It’s been 21 years since the devastating tragedy of the genocide against the Tutsi in Rwanda. One of the biggest issues left from this event are the almost 100,000 prisoners waiting for their trials. Taking into consideration the huge number of prisoners, of course it took the Government of Rwanda (GoR) some years to find a just solution to reduce prison populations to a manageable number. Housing large numbers of inmates has brought with it environmental problems related to waste disposal which has been released as raw sewage and has caused diseases. In addition to the waste issue, trees and plants in the surrounding countryside have been used as cooking fuel for prisoners, leading to accelerating deforestation in large tracks of land around the prison. To combat these environmental problems, the Rwanda Correctional Service (RCS) has started using biogas as a better solution to reduce this deforestation and reduce the amount of released human waste.
Biogas as a source of clean energy
Rwanda has 13 prisons with around a total of 60,000 prisoners, who previously consumed around 10 tonnes of firewood a day which was equal to a yearly cost of around 1 billion Rwandan francs (USD 1.7 million), all this money just spent on buying firewood.
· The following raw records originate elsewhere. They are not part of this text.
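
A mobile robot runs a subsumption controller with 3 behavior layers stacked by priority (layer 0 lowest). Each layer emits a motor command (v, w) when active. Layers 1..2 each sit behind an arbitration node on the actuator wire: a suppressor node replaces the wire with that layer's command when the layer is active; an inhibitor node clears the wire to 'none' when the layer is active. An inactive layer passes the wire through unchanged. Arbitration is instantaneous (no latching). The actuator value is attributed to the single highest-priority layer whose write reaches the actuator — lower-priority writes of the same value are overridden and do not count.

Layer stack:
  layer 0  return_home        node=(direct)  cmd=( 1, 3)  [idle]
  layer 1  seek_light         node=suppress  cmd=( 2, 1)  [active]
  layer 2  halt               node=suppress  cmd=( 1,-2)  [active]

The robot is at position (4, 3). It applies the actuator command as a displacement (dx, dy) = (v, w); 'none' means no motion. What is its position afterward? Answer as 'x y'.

L0 return_home: idle → wire = none
L1 seek_light: active, suppressor → wire = (2, 1)
L2 halt: active, suppressor → wire = (1, -2)
actuator = (1, -2)
position: (4, 3) + (1, -2) = (5, 1)

5 1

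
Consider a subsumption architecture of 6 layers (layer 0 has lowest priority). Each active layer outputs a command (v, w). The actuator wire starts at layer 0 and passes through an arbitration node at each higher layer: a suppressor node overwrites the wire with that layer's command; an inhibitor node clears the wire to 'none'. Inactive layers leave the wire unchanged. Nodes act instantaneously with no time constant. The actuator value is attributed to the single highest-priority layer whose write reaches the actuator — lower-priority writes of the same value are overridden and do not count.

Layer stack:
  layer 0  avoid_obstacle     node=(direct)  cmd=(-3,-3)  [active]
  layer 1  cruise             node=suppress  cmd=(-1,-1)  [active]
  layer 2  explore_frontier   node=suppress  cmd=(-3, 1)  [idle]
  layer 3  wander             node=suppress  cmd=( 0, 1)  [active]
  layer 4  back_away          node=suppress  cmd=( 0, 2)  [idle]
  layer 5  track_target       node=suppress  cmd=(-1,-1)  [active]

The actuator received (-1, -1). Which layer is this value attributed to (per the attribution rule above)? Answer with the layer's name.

L0 avoid_obstacle: active, feeds wire = (-3, -3)
L1 cruise: active, suppressor → wire = (-1, -1)
L2 explore_frontier: idle → wire stays (-1, -1)
L3 wander: active, suppressor → wire = (0, 1)
L4 back_away: idle → wire stays (0, 1)
L5 track_target: active, suppressor → wire = (-1, -1)
actuator = (-1, -1)
last writer: layer 5 = track_target

track_target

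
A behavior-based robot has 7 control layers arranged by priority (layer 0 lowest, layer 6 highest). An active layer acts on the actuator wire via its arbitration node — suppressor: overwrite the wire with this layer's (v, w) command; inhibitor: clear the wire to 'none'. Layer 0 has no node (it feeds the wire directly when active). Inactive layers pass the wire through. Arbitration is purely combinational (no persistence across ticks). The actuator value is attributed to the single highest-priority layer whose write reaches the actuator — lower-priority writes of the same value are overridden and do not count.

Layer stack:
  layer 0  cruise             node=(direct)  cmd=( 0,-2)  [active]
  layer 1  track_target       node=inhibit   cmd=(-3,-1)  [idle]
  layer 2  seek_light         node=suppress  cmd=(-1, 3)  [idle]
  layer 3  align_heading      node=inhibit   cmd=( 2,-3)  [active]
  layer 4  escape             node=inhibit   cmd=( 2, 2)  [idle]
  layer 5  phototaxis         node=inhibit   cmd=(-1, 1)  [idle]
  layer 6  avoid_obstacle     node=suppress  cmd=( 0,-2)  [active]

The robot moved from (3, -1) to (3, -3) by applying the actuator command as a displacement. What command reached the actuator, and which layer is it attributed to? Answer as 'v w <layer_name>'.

0 -2 avoid_obstacle

displacement = (3, -3) − (3, -1) = (0, -2)
layer 0 (cruise) active — direct: (0, -2)
layer 1 (track_target) idle — unchanged: (0, -2)
layer 2 (seek_light) idle — unchanged: (0, -2)
layer 3 (align_heading) active — inhibits: none
layer 4 (escape) idle — unchanged: none
layer 5 (phototaxis) idle — unchanged: none
layer 6 (avoid_obstacle) active — suppresses: (0, -2)
→ actuator (0, -2) — from layer 6 (avoid_obstacle)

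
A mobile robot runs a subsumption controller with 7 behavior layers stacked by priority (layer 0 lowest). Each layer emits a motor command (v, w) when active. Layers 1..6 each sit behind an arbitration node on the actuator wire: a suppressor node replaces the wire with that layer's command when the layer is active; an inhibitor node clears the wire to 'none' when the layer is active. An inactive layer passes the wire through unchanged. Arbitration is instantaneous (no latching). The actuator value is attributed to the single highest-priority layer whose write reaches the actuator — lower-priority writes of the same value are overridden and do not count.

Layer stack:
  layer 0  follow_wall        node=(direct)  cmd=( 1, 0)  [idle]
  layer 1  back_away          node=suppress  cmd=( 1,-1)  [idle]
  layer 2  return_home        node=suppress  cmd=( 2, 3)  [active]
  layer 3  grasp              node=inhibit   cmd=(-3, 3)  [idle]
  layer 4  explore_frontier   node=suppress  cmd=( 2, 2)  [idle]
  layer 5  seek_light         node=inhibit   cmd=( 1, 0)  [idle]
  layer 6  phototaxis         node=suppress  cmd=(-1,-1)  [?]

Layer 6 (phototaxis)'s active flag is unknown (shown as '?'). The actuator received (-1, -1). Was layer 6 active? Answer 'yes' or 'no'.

yes

If layer 6 is active=yes:
  actuator would be (-1, -1)
If layer 6 is active=no:
  actuator would be (2, 3)
Observed (-1, -1), so layer 6 was active.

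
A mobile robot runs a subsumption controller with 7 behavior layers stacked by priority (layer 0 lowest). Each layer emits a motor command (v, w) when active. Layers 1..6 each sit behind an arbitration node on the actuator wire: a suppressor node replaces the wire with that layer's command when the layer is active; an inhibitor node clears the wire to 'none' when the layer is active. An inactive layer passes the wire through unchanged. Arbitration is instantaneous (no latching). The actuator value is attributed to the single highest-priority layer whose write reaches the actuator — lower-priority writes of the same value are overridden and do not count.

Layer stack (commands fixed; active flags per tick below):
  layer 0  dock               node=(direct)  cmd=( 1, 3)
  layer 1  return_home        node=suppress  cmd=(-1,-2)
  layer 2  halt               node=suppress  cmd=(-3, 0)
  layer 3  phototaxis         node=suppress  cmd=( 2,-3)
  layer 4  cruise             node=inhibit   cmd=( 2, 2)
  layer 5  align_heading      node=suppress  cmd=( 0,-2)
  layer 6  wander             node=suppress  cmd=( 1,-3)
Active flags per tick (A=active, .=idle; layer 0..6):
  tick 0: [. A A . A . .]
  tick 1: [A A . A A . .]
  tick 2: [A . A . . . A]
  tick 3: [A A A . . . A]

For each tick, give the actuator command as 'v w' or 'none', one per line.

tick 0:
  L0 dock: idle → wire = none
  L1 return_home: active, suppressor → wire = (-1, -2)
  L2 halt: active, suppressor → wire = (-3, 0)
  L3 phototaxis: idle → wire stays (-3, 0)
  L4 cruise: active, inhibitor → wire = none
  L5 align_heading: idle → wire stays none
  L6 wander: idle → wire stays none
  actuator = none
tick 1:
  L0 dock: active, feeds wire = (1, 3)
  L1 return_home: active, suppressor → wire = (-1, -2)
  L2 halt: idle → wire stays (-1, -2)
  L3 phototaxis: active, suppressor → wire = (2, -3)
  L4 cruise: active, inhibitor → wire = none
  L5 align_heading: idle → wire stays none
  L6 wander: idle → wire stays none
  actuator = none
tick 2:
  L0 dock: active, feeds wire = (1, 3)
  L1 return_home: idle → wire stays (1, 3)
  L2 halt: active, suppressor → wire = (-3, 0)
  L3 phototaxis: idle → wire stays (-3, 0)
  L4 cruise: idle → wire stays (-3, 0)
  L5 align_heading: idle → wire stays (-3, 0)
  L6 wander: active, suppressor → wire = (1, -3)
  actuator = (1, -3)
tick 3:
  L0 dock: active, feeds wire = (1, 3)
  L1 return_home: active, suppressor → wire = (-1, -2)
  L2 halt: active, suppressor → wire = (-3, 0)
  L3 phototaxis: idle → wire stays (-3, 0)
  L4 cruise: idle → wire stays (-3, 0)
  L5 align_heading: idle → wire stays (-3, 0)
  L6 wander: active, suppressor → wire = (1, -3)
  actuator = (1, -3)

none
none
1 -3
1 -3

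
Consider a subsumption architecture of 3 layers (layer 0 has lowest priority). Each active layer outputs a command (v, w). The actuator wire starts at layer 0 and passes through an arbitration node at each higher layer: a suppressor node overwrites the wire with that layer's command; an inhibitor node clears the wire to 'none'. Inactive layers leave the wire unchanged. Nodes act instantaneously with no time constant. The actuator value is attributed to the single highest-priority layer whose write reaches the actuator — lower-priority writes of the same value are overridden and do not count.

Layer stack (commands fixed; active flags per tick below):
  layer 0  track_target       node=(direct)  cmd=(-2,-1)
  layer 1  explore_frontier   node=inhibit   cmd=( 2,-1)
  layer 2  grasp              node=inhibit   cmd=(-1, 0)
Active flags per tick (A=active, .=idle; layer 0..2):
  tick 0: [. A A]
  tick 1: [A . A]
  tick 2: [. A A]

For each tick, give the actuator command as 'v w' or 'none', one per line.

none
none
none

tick 0:
  L0 track_target: idle → wire = none
  L1 explore_frontier: active, inhibitor → wire = none
  L2 grasp: active, inhibitor → wire = none
  actuator = none
tick 1:
  L0 track_target: active, feeds wire = (-2, -1)
  L1 explore_frontier: idle → wire stays (-2, -1)
  L2 grasp: active, inhibitor → wire = none
  actuator = none
tick 2:
  L0 track_target: idle → wire = none
  L1 explore_frontier: active, inhibitor → wire = none
  L2 grasp: active, inhibitor → wire = none
  actuator = none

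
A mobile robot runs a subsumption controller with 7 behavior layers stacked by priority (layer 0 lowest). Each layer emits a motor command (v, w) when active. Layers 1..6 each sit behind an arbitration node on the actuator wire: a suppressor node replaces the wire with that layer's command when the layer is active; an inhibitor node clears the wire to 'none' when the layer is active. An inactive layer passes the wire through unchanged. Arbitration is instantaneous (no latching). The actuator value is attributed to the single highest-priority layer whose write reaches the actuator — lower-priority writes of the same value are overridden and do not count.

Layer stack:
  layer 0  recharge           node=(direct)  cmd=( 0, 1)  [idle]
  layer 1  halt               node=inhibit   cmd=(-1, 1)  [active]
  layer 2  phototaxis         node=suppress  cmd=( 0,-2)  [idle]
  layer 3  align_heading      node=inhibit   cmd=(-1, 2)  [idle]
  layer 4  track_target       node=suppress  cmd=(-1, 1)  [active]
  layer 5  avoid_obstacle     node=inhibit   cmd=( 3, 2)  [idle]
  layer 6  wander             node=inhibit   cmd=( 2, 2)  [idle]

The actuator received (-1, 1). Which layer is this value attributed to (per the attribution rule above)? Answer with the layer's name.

[0] recharge off; wire := none
[1] halt on (inhibit); wire := none
[2] phototaxis off; pass none
[3] align_heading off; pass none
[4] track_target on (suppress); wire := (-1, 1)
[5] avoid_obstacle off; pass (-1, 1)
[6] wander off; pass (-1, 1)
output (-1, 1)
last writer: layer 4 = track_target

track_target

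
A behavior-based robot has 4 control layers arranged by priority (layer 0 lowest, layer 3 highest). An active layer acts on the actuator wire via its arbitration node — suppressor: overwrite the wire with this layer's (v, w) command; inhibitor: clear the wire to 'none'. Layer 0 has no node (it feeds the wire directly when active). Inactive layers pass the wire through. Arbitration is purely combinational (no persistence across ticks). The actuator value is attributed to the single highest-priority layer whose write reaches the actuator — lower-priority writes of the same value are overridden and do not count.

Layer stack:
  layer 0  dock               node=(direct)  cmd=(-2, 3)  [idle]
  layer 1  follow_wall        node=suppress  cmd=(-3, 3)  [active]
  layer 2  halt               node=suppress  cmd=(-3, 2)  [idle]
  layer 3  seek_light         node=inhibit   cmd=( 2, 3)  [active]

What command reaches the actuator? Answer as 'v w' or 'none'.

[0] dock off; wire := none
[1] follow_wall on (suppress); wire := (-3, 3)
[2] halt off; pass (-3, 3)
[3] seek_light on (inhibit); wire := none
output none

none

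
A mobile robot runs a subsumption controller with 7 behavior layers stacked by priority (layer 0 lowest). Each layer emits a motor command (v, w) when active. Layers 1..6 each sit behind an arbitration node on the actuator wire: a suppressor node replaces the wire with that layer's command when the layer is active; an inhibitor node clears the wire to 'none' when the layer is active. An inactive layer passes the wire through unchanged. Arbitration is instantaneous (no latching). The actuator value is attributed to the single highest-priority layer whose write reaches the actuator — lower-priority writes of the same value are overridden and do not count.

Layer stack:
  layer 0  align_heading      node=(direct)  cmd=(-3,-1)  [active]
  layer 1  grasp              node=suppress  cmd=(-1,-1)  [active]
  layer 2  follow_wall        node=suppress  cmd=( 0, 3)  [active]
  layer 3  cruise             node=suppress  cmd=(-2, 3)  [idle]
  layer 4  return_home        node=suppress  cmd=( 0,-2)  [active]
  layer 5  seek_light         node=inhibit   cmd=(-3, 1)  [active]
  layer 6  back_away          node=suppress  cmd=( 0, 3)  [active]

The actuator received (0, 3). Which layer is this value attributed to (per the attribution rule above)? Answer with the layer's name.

layer 0 (align_heading) active — direct: (-3, -1)
layer 1 (grasp) active — suppresses: (-1, -1)
layer 2 (follow_wall) active — suppresses: (0, 3)
layer 3 (cruise) idle — unchanged: (0, 3)
layer 4 (return_home) active — suppresses: (0, -2)
layer 5 (seek_light) active — inhibits: none
layer 6 (back_away) active — suppresses: (0, 3)
→ actuator (0, 3)
last writer: layer 6 = back_away

back_away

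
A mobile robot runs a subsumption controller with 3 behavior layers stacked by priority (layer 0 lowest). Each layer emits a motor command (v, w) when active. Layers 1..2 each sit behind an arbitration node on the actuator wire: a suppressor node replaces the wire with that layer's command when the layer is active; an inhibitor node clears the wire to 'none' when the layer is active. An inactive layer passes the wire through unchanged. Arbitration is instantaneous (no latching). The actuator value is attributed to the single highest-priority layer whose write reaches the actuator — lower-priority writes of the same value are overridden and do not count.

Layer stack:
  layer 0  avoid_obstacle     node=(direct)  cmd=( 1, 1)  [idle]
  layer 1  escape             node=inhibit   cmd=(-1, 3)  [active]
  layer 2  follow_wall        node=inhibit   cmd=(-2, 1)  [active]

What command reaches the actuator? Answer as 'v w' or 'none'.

layer 0 (avoid_obstacle) idle — none
layer 1 (escape) active — inhibits: none
layer 2 (follow_wall) active — inhibits: none
→ actuator none

none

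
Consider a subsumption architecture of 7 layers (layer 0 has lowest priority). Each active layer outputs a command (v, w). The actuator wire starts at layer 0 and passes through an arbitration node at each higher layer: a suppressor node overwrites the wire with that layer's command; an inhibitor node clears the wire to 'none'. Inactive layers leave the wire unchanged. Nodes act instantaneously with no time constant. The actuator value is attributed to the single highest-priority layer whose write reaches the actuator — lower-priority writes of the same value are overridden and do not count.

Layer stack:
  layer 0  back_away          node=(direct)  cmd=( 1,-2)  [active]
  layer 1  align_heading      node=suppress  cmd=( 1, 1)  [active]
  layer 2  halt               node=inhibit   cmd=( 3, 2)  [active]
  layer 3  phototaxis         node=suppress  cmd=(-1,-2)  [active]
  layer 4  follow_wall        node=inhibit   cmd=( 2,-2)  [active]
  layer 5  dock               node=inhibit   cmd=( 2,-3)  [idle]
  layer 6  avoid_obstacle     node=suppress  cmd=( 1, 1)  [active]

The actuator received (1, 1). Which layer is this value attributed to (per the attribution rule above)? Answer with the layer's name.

L0 back_away: active, feeds wire = (1, -2)
L1 align_heading: active, suppressor → wire = (1, 1)
L2 halt: active, inhibitor → wire = none
L3 phototaxis: active, suppressor → wire = (-1, -2)
L4 follow_wall: active, inhibitor → wire = none
L5 dock: idle → wire stays none
L6 avoid_obstacle: active, suppressor → wire = (1, 1)
actuator = (1, 1)
last writer: layer 6 = avoid_obstacle

avoid_obstacle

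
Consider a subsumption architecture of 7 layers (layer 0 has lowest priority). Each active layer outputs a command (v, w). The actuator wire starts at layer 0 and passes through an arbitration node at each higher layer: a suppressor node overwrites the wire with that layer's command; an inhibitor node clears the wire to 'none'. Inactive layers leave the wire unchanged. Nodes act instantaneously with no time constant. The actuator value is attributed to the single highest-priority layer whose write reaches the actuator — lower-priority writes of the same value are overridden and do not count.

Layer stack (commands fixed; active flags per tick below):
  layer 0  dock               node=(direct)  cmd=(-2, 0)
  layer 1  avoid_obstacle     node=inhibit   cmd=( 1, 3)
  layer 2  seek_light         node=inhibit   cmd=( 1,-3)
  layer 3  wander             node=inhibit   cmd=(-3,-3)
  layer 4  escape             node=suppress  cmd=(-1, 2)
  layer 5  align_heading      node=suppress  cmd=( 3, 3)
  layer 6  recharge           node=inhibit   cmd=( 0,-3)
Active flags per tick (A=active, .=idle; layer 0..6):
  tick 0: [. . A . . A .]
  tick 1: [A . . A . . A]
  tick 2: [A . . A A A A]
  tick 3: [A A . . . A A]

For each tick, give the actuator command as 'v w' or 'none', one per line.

tick 0:
  L0 dock: idle → wire = none
  L1 avoid_obstacle: idle → wire stays none
  L2 seek_light: active, inhibitor → wire = none
  L3 wander: idle → wire stays none
  L4 escape: idle → wire stays none
  L5 align_heading: active, suppressor → wire = (3, 3)
  L6 recharge: idle → wire stays (3, 3)
  actuator = (3, 3)
tick 1:
  L0 dock: active, feeds wire = (-2, 0)
  L1 avoid_obstacle: idle → wire stays (-2, 0)
  L2 seek_light: idle → wire stays (-2, 0)
  L3 wander: active, inhibitor → wire = none
  L4 escape: idle → wire stays none
  L5 align_heading: idle → wire stays none
  L6 recharge: active, inhibitor → wire = none
  actuator = none
tick 2:
  L0 dock: active, feeds wire = (-2, 0)
  L1 avoid_obstacle: idle → wire stays (-2, 0)
  L2 seek_light: idle → wire stays (-2, 0)
  L3 wander: active, inhibitor → wire = none
  L4 escape: active, suppressor → wire = (-1, 2)
  L5 align_heading: active, suppressor → wire = (3, 3)
  L6 recharge: active, inhibitor → wire = none
  actuator = none
tick 3:
  L0 dock: active, feeds wire = (-2, 0)
  L1 avoid_obstacle: active, inhibitor → wire = none
  L2 seek_light: idle → wire stays none
  L3 wander: idle → wire stays none
  L4 escape: idle → wire stays none
  L5 align_heading: active, suppressor → wire = (3, 3)
  L6 recharge: active, inhibitor → wire = none
  actuator = none

3 3
none
none
none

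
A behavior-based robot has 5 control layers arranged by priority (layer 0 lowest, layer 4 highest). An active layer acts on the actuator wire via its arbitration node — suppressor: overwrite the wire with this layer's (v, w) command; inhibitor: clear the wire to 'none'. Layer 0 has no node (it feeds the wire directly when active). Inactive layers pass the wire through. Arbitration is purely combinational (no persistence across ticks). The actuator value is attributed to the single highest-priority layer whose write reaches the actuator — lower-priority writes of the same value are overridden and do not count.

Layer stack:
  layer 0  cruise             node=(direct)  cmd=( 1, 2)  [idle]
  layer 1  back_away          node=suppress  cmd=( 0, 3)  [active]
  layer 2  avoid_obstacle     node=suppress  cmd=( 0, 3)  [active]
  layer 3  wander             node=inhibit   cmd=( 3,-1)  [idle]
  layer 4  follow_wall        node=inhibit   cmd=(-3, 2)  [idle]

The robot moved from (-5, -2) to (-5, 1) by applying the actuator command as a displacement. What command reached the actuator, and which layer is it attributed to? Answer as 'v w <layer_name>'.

0 3 avoid_obstacle

displacement = (-5, 1) − (-5, -2) = (0, 3)
[0] cruise off; wire := none
[1] back_away on (suppress); wire := (0, 3)
[2] avoid_obstacle on (suppress); wire := (0, 3)
[3] wander off; pass (0, 3)
[4] follow_wall off; pass (0, 3)
output (0, 3) — from layer 2 (avoid_obstacle)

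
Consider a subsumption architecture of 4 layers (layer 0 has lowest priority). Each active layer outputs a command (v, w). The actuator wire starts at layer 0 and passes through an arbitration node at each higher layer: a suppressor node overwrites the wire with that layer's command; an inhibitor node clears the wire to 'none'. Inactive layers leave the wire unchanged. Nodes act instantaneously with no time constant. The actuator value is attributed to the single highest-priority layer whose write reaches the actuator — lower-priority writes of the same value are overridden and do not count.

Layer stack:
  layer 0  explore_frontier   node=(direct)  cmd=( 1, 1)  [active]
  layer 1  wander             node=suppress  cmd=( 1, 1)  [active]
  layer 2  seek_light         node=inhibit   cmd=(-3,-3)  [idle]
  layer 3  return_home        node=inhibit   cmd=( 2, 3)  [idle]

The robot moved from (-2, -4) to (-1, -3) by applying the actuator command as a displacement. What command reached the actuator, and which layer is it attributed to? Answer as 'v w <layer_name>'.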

After that the GoR restructured the prisons’ management and the new administration came up with this initiative as a long term solution to the environment and energy to cut costs on firewood.
RCS started building large biodigesters in all 13 prisons, and currently biogas is used for more than 60% of all cooking fuel. Staff and inmates at the prisons now do not complain about the polluted air. In the past, when waste containers were full, the prisons used to have no other option than to release it in the surrounding areas which caused the human waste to flow to rivers. Biogas has helped to raise minimum hygiene standards at these prisons. To complete the project the prisons received funds from the GoR and the International Committee of the Red Cross (ICRC).
RCS won a global award
In October, Rwanda Correctional Services was given an award from the International Correctional and Prison Association (ICPA) to recognize its efforts in using biogas to combat environmental degradation. This was at the 17th Annual General Meeting and Conference, in Melbourne, Australia.
“This is the beginning of our achievements, our target is to use biogas 100% in our correctional institutions.”
Said Mary Gahonzire, the RCS assistant commissioner general. The GoR is investing a lot of money in renewable energy systems to reduce deforestation, as more than 90% of the population uses charcoal as the main fuel source for cooking. After realizing the success of biogas in prisons, the GoR introduced the National Domestic Biogas Program (NDBP) focusing on rural areas helping them to cook using clean energy.